1.
Estive num destes fins-de-semana em Melo, aldeia de Vergílio Ferreira.
Luís Tadeu, presidente de Câmara de Gouveia, inaugurou a casa do escritor, tornou-a pública.
O autor do “Em Nome da Terra” não sabe que este seu título fez nascer um festival literário onde escritores se encontram com pessoas da aldeia, se misturam com quem não escreve nas cidades, se abraçam com bombeiros que trazem os seus livros para assinar.
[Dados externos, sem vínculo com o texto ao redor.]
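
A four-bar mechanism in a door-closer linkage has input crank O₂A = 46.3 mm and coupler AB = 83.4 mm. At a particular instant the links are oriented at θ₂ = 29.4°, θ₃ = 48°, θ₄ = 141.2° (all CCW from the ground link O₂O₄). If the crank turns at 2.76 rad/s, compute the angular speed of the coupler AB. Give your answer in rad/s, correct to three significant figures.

ω₂ = 2.76 rad/s
Differentiating the loop-closure r₂e^{iθ₂}+r₃e^{iθ₃}=r₁+r₄e^{iθ₄} gives r₂ω₂e^{iθ₂}+r₃ω₃e^{iθ₃}=r₄ω₄e^{iθ₄}.
Eliminating the other unknown: ω₃ = r₂ω₂ sin(θ₄−θ₂) / [r₃ sin(θ₃−θ₄)].
Numerator sine = +0.92849; denominator sine = -0.99844.
Result = 0.0463·2.76·(+0.92849) / (0.0834·(-0.99844)) = -1.4249 rad/s; magnitude 1.4249 rad/s.

1.42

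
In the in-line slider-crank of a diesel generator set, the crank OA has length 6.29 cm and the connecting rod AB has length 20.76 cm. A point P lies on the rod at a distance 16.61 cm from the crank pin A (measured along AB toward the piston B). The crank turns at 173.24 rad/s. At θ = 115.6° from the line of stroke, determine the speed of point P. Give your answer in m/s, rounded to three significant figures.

ω = 173.2 rad/s.  Crank-pin speed |V_A| = rω = 10.897 m/s, perpendicular to OA.
Rod angle: sinφ = −(r/L) sinθ ⇒ φ = -15.857°; ω_rod = −rω cosθ/√(L²−r²sin²θ) = +23.577 rad/s.
V_P = V_A + ω_rod × AP, with AP = 0.1661 m along the rod.
Components: V_Px = −rω sinθ − a·ω_rod·sinφ = -8.757 m/s;  V_Py = rω cosθ + a·ω_rod·cosφ = -0.94122 m/s.
|V_P| = √(V_Px² + V_Py²) = 8.8075 m/s.

8.81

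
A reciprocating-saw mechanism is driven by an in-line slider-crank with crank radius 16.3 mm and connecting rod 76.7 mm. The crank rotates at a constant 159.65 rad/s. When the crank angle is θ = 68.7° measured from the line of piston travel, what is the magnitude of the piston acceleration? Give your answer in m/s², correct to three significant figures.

ω = 159.7 rad/s
x(θ) = r cosθ + √(L² − r² sin²θ); with ω constant, a = ω²·d²x/dθ².
d²x/dθ² = −r cosθ − r²(cos2θ)/√u − r⁴ sin²2θ/(4u^{3/2}),  u = L² − r² sin²θ = 0.00565226 m².
Substituting r = 0.0163 m, L = 0.0767 m, θ = 68.7°: d²x/dθ² = -0.0033387 m.
a = ω²·d²x/dθ² = (159.7)²·(-0.0033387) = -85.096 m/s²;  |a| = 85.096 m/s².

85.1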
Um dia falo-te de Adélia Carvalho, a mentora deste encontro dentro das montanhas.
2.
Mas hoje não. Hoje quero hoje falar-te de um homem que me pediu um autógrafo.
Estava a sair da Igreja de Melo, lugar de conversas e espanto, quando me perguntou se podia autografar o mais pessoal de todos os meus livros, o “Mãe Promete-me que Lês”.
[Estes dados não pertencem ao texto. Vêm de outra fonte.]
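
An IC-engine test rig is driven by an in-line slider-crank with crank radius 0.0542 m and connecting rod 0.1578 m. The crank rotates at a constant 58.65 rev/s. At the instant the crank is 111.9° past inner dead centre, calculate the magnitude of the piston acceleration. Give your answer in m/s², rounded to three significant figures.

4630

ω = 2π·58.6 = 368.5 rad/s
x(θ) = r cosθ + √(L² − r² sin²θ); with ω constant, a = ω²·d²x/dθ².
d²x/dθ² = −r cosθ − r²(cos2θ)/√u − r⁴ sin²2θ/(4u^{3/2}),  u = L² − r² sin²θ = 0.0223719 m².
Substituting r = 0.0542 m, L = 0.1578 m, θ = 111.9°: d²x/dθ² = +0.034083 m.
a = ω²·d²x/dθ² = (368.5)²·(+0.034083) = +4628.4 m/s²;  |a| = 4628.4 m/s².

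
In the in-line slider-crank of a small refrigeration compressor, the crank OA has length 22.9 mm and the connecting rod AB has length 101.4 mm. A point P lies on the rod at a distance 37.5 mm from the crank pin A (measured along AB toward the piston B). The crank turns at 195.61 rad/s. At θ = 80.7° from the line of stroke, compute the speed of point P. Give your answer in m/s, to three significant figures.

ω = 195.6 rad/s.  Crank-pin speed |V_A| = rω = 4.4795 m/s, perpendicular to OA.
Rod angle: sinφ = −(r/L) sinθ ⇒ φ = -12.878°; ω_rod = −rω cosθ/√(L²−r²sin²θ) = -7.3232 rad/s.
V_P = V_A + ω_rod × AP, with AP = 0.0375 m along the rod.
Components: V_Px = −rω sinθ − a·ω_rod·sinφ = -4.4818 m/s;  V_Py = rω cosθ + a·ω_rod·cosφ = +0.45619 m/s.
|V_P| = √(V_Px² + V_Py²) = 4.505 m/s.

4.50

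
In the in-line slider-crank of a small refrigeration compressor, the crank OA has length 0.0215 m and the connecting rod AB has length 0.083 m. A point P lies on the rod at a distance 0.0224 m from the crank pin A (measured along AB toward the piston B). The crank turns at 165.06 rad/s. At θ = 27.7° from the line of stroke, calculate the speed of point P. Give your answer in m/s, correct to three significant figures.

ω = 165.1 rad/s.  Crank-pin speed |V_A| = rω = 3.5488 m/s, perpendicular to OA.
Rod angle: sinφ = −(r/L) sinθ ⇒ φ = -6.916°; ω_rod = −rω cosθ/√(L²−r²sin²θ) = -38.134 rad/s.
V_P = V_A + ω_rod × AP, with AP = 0.0224 m along the rod.
Components: V_Px = −rω sinθ − a·ω_rod·sinφ = -1.7525 m/s;  V_Py = rω cosθ + a·ω_rod·cosφ = +2.2941 m/s.
|V_P| = √(V_Px² + V_Py²) = 2.8869 m/s.

2.89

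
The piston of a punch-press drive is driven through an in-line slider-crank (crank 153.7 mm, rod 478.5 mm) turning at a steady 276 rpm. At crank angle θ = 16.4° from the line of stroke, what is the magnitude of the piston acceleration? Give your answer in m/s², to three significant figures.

ω = 2π·276/60 = 28.9 rad/s
x(θ) = r cosθ + √(L² − r² sin²θ); with ω constant, a = ω²·d²x/dθ².
d²x/dθ² = −r cosθ − r²(cos2θ)/√u − r⁴ sin²2θ/(4u^{3/2}),  u = L² − r² sin²θ = 0.227079 m².
Substituting r = 0.1537 m, L = 0.4785 m, θ = 16.4°: d²x/dθ² = -0.1895 m.
a = ω²·d²x/dθ² = (28.9)²·(-0.1895) = -158.3 m/s²;  |a| = 158.3 m/s².

158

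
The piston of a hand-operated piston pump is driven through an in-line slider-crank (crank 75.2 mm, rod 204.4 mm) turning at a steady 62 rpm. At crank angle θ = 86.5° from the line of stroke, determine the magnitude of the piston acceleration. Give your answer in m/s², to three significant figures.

ω = 2π·62/60 = 6.493 rad/s
x(θ) = r cosθ + √(L² − r² sin²θ); with ω constant, a = ω²·d²x/dθ².
d²x/dθ² = −r cosθ − r²(cos2θ)/√u − r⁴ sin²2θ/(4u^{3/2}),  u = L² − r² sin²θ = 0.0361454 m².
Substituting r = 0.0752 m, L = 0.2044 m, θ = 86.5°: d²x/dθ² = +0.024915 m.
a = ω²·d²x/dθ² = (6.493)²·(+0.024915) = +1.0503 m/s²;  |a| = 1.0503 m/s².

1.05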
Fiquei espantado com a sua ternura e humildade.
“Luís, se tiveres tempo e paciência assinas-me o livro?”
3.
O homem com o meu livro na mão chama-se Valter Hugo Mãe e não é apenas um escritor. Na verdade, é um dos melhores e mais reconhecidos escritores da nossa história contemporânea, sem dúvida com António Lobo Antunes o mais internacional entre os vivos.
Amado no Brasil ainda mais do que em Portugal.
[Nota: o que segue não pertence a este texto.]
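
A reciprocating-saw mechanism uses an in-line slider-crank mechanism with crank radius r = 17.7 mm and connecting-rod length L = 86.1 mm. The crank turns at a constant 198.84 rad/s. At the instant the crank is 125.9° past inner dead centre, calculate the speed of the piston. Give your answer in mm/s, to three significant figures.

ω = 198.8 rad/s
For an in-line slider-crank, x = r cosθ + √(L² − r² sin²θ), so v = −rω sinθ·[1 + r cosθ/√(L² − r² sin²θ)].
With r = 0.0177 m, L = 0.0861 m, θ = 125.9°: √(L² − r² sin²θ) = 0.084898 m.
v = −0.0177·198.8·0.81004·[1 + 0.0177·-0.58637/0.084898] = -2.5024 m/s.
|v| = 2.5024 m/s = 2502.4 mm/s.

2500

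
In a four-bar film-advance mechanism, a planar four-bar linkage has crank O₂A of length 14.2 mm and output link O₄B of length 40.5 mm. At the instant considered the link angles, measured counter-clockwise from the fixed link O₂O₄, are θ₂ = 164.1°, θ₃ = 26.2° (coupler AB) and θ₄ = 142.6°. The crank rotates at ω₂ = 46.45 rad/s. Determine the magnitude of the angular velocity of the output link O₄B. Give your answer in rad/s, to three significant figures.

12.2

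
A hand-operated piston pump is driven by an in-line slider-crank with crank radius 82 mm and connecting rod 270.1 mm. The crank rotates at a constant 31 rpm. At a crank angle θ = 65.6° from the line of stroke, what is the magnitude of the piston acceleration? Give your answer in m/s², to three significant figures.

0.181

ω = 2π·31/60 = 3.246 rad/s
x(θ) = r cosθ + √(L² − r² sin²θ); with ω constant, a = ω²·d²x/dθ².
d²x/dθ² = −r cosθ − r²(cos2θ)/√u − r⁴ sin²2θ/(4u^{3/2}),  u = L² − r² sin²θ = 0.0673775 m².
Substituting r = 0.082 m, L = 0.2701 m, θ = 65.6°: d²x/dθ² = -0.017178 m.
a = ω²·d²x/dθ² = (3.246)²·(-0.017178) = -0.18103 m/s²;  |a| = 0.18103 m/s².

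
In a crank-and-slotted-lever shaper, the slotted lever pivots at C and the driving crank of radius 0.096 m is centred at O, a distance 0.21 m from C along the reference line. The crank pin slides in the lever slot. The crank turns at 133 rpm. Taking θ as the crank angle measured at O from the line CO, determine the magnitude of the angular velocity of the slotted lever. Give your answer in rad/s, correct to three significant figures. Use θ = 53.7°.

ω = 13.93 rad/s (from 133 rpm).
Crank pin A relative to C: A = (d + r cosθ, r sinθ); lever angle φ = atan2(r sinθ, d + r cosθ).
Differentiating tanφ: φ̇ = rω(d cosθ + r)/(d² + r² + 2dr cosθ).
d² + r² + 2dr cosθ = |CA|² = 0.077186 m²;  d cosθ + r = +0.22032 m.
|ω_lever| = |0.096·13.93·+0.22032| / 0.077186 = 3.8166 rad/s.

3.82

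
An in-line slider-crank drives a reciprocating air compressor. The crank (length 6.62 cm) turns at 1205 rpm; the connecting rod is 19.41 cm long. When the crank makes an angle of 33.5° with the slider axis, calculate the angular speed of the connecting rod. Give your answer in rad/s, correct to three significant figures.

36.5

ω = 126.2 rad/s (converted from 1205 rpm).
The rod makes angle φ with the slider axis where L sinφ = r sinθ; differentiating, L cosφ·φ̇ = r ω cosθ.
L cosφ = √(L² − r² sin²θ) = 0.19063 m.
|ω_rod| = r ω |cosθ| / √(L² − r² sin²θ) = 0.0662·126.2·0.83389/0.19063 = 36.542 rad/s.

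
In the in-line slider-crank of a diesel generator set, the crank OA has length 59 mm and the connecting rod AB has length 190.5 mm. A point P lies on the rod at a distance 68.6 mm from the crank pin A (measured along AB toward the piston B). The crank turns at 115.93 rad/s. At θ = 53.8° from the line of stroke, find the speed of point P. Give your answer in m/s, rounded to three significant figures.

6.44

ω = 115.9 rad/s.  Crank-pin speed |V_A| = rω = 6.8399 m/s, perpendicular to OA.
Rod angle: sinφ = −(r/L) sinθ ⇒ φ = -14.473°; ω_rod = −rω cosθ/√(L²−r²sin²θ) = -21.901 rad/s.
V_P = V_A + ω_rod × AP, with AP = 0.0686 m along the rod.
Components: V_Px = −rω sinθ − a·ω_rod·sinφ = -5.895 m/s;  V_Py = rω cosθ + a·ω_rod·cosφ = +2.585 m/s.
|V_P| = √(V_Px² + V_Py²) = 6.4368 m/s.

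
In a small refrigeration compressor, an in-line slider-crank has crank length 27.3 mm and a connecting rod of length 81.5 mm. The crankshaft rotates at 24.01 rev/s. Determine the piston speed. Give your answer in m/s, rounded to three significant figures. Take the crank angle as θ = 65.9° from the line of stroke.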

Reconhecido por prémios, por vendas, por uma incrível capacidade de falar para os outros, de lhes dizer da vida, do que custa o mar alto, do que ainda assim vale a pena nesta poesia de estar aqui.
O Valter que um dia se agarrou à mãe com toda a força que reuniu nos seus pequeninos braços de criança para lhe pedir licença para morrer.
Não queria ir para a escola, tinha medo do que poderia encontrar, não desejava amigos, só ficar em casa resguardado e protegido.
4.
O Valter que destruiu todas as fotografias da infância e juventude.
Queimou todas as provas da sua profunda infelicidade, da sua dúvida permanente de que alguma vez pudesse ter um caminho próprio.
Destruiu as provas e renasceu na sua poderosa escrita feita de palavras que na sua boca parecem sempre por estrear.
Renasceu e é um outro.
Valter Hugo Mãe, um dos melhores portugueses que, na aldeia de Melo, terra de Vergílio Ferreira, me pediu um autógrafo com a simplicidade dos grandes.
Num tempo em que tantos estão virados apenas para o seu umbigo, é um ato revolucionário quando alguém assim nos surge.
“Luís, se tiveres tempo e paciência assinas-me o livro?”
Meu querido Valter, até ao fim do meu tempo não me esquecerei do tempo em que te escrevi.